We run a supper club. Our supper club is very simple, it is a book club that meets over a 2-course meal in my home. We have a 2 course Caribbean meal, and we talk, a lot. It is our most popular book club and is usually booked up months in advance.
So, 2 weeks ago I wake up with an idea. Why don’t I invite authors to come and eat with us at the supper club? I get very excited about this idea; I mean really excited. The main reason for this is that if an author comes to supper club, we would be able to pay them because supper club is so successful it actually makes a profit.
So, I start to plan in my head who I can invite for May and beyond. Then on Tuesday I begin to think about our books for March “Open Water”. I recall that I met the author for 90 seconds at a publishing event before Christmas and he said that he like Brighton. Supper club for March is 6 days away and I think “Ah! Why not?” So, I contact Caleb Azumah Nelsons’ publicist and ask if he would like to come to dinner in a few days. Astonishingly he says yes.
Dilemma number 1: Do I tell the guests that he is coming? Dilemma 2: Do I need to change the menu?
I decided the answer to both was no.
And what a night it was. As you can imagine the guests were delighted when they found out who the extra guest was. Caleb was a dream to have dinner with, he was transparent, honest and open and our guests were outstanding. We enjoyed a once in a lifetime evening of incredible conversation, sharing our hearts, hurts, triumphs and joys. The guests have messaged me since raving about the evening and how unique it was.
So, am I telling you all this as some sort of publishing namedropping? Or is it a sales technique for our Bookclubs? Nah
I am telling you all of this because I want to remind you that this was not my world. This was not by speciality or skill set. I have had no training; I have no people who know people to get me in touch with the people.
I am a working-class black woman from sunny Brixton, southeast London.
What is this? This is the fruit of my frustrations. Afrori Books started because I was so mad about the inaccessibility of the books that I knew were out there. It started because it made no sense not to give black authors a platform and some support. I never dreamed that I would be entertaining authors or running a bricks and mortar shop or planning a book festival where black authors were an equal part of the program or speaking at London Book fair and all the other things. I was just annoyed, and I knew that doing nothing would always achieve nothing.
So here we are.
And where are you?
Where has your frustration taken you today? This year?

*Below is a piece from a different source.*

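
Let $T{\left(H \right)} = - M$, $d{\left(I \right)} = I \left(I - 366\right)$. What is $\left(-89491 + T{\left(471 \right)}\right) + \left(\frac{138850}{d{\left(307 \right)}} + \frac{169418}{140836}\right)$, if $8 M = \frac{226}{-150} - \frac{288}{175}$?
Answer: $- \frac{47943769321028113}{535702118280} \approx -89497.0$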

Because it is possible for it to achieve something and even the thing you think is just small is so often way bigger than you think. I make bold choices because I choose not to be afraid or offended when people say no to me. Caleb could have said no, but I had nothing to lose in asking, in pushing the door to see what happened. So often people won’t push, and we are stuck with the same old, same old. What if you pushed, just a little today? What if you said something to your boss about diversity in your workplace? What if you invited someone outside of your comfortable circle to the pub for a drink? What if you volunteered for a refugee centre? What if you did something about the sexism, racism, misogynoir behaviour around you? What if you wrote to your MP about child Q?
There are so many what if’s, surely the worst what if is what if you took all that you could have done to your grave untouched?
If I can be the change, so can you. You decide who your next dinner guest will be. You decide the impact you will have and how you will change the world.